Many of Thomas White’s letters are addressed to friends and relatives, among them his maternal aunt, Mrs Margaret Crowther, and his friend Sigismund Trafford, whose second wife was distantly related to White. The letters to Trafford, an older and much wealthier man, are simpering and flattering in tone, and refer to Trafford as ‘my noble patron’. Court gossip features prominently in these missives. ‘I have no room to say any thing of the Birthnight Ball’, White reported to his friend on 22 February 1710, ‘only that the Lady Louisa Lennox Daughter to the Duke of Richmond bore away the Ball for Beauty & appeared So charming that her Lover the Earl of Berkly [sic] could live no longer without her, for they were married the next Day.’ (p. 226).

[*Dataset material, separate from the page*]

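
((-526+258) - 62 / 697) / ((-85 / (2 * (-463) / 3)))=-57676836 / 59245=-973.53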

Letter dealing with private family matters are more serious in tone. White had not yet married at the time the letter book was compiled, and expressed concern that ‘good wives are so scarce that I am afraid I shall live to be an old Batchelour, if the World is so mercifull as not to think me one already.’ He also describes himself as ‘a Batchelour with more than the cares of a married man’ (4 Apr 1710, p. 188). Some of these cares were the consequence of the hardship experienced by his sister whose husband, Bedingfield Heigham, was not only of a violent temper but also careless in his financial affairs. White’s letters reveal that Heigham and his family were evicted from their house at Dalstone and that he subsequently experienced a spell in a debtors’ prison (see 18 Aug 1710, pp. 202-203). White went to considerable lengths to ensure the comfort and safety of his sister and nieces but felt no such compunction towards her unruly husband. ‘Since I wrote you last’, White relates in a letter to his aunt, ‘my Sister & I have had a wonderfull deal of perplexity with the perverse man. He has been as troublesome as he could possibly contrive to be. …our Affairs are now put into Such a posture, that I hope we Shall enjoy more quiet for the future, than We have don of late’ (26 Feb 1711/12, p. 256). All in all, the letter book provides remarkably rich and varied insights into life in the first decade of the eighteenth century.

Thomas White’s correspondents, in alphabetical order, are as follows:

Caleb Avenant, Worcester
Richard Avenant, Worcester (father of Caleb)

Joseph Bandon, ‘at Newcastle near Lymrick’
Jacob Beaufoy, ‘either at Archangle [sic] or Moskow in Russia’
James Boys, Coggesshall, Essex
John Brand
Thomas Bright ‘at Netherhall near Bury in Suffolk’
John Butler

John Carter, Aldermanbury, [London]
Hannah Collins, Shelsley, Worcestershire
John Cooke, ‘Lashleys near Steeple Bumpstead in Essex’
John Copley, Newcastle, Limerick
John Corder, Stoke, near Nayland, Suffolk
[Margaret] Crowther, Thomas White’s maternal aunt

Henry Dalwey [also Dallway], Dublin
Joseph Deavonsheir
John Dickings [?]

William Eaton, Kingsland [London]
George Evans, Limerick
William Glascock, ‘at Hasso Bury near Bishops Stafford in Essex’
James Gould, Marestreet, Hackney

Mr Hargrave
W. Harris, Dalstone, Hackney
Joseph Hull, Stoke, near Nayland, Suffolk
Thomas Hunt, ‘in New Court in Swithins Lane London’

Edward Jackson, Salop

Thomas King, Hackney

Williamson Lloyd, Colchester

Andrew Meade, ‘at Newcastle near Lymrick’
William Molmouth, Lincoln’s Inn

Chester Nance, Trengoff, near Fowey, Cornwall
Robert Nettles, Limerick
John Newton, attorney-at-law in Colchester
Richard Norris, ‘Merchant in Leverpoole’

Charles Odell, Limerick

John Peisson, Stoke, near Nayland, Suffolk
Richard Price, ‘at Ryslipe, near Harrow with in Middlesex’

Valentine Quin, [Adare,] Limerick

[Mary] Ram, Stoke, near Nayland, Suffolk
William Ram, Stoke, near Nayland, Suffolk

Mr Savil, ‘merchant in Colchester’
Joseph Sewell
Benjamin Smythe

Sigismund Trafford ‘at Dunton Hall in Tidd St Mary’s’
Edward Trotman
Christopher Tuthill, Limerick
Hannah Tuthill, Limerick

Alexander Walford
Samuel Weaver
Philip Wheake, ‘at Mrs Frosts near the Colledge Gate in Winchester’
Henry Widenham, [Court, Kildimo,] Limerick
William Wright, Nayland, Suffolk

Jer. [Jeremiah?] Yates

The letter book contains White’s own pagination throughout, but there is an error in numbering, with p. 183 appearing twice.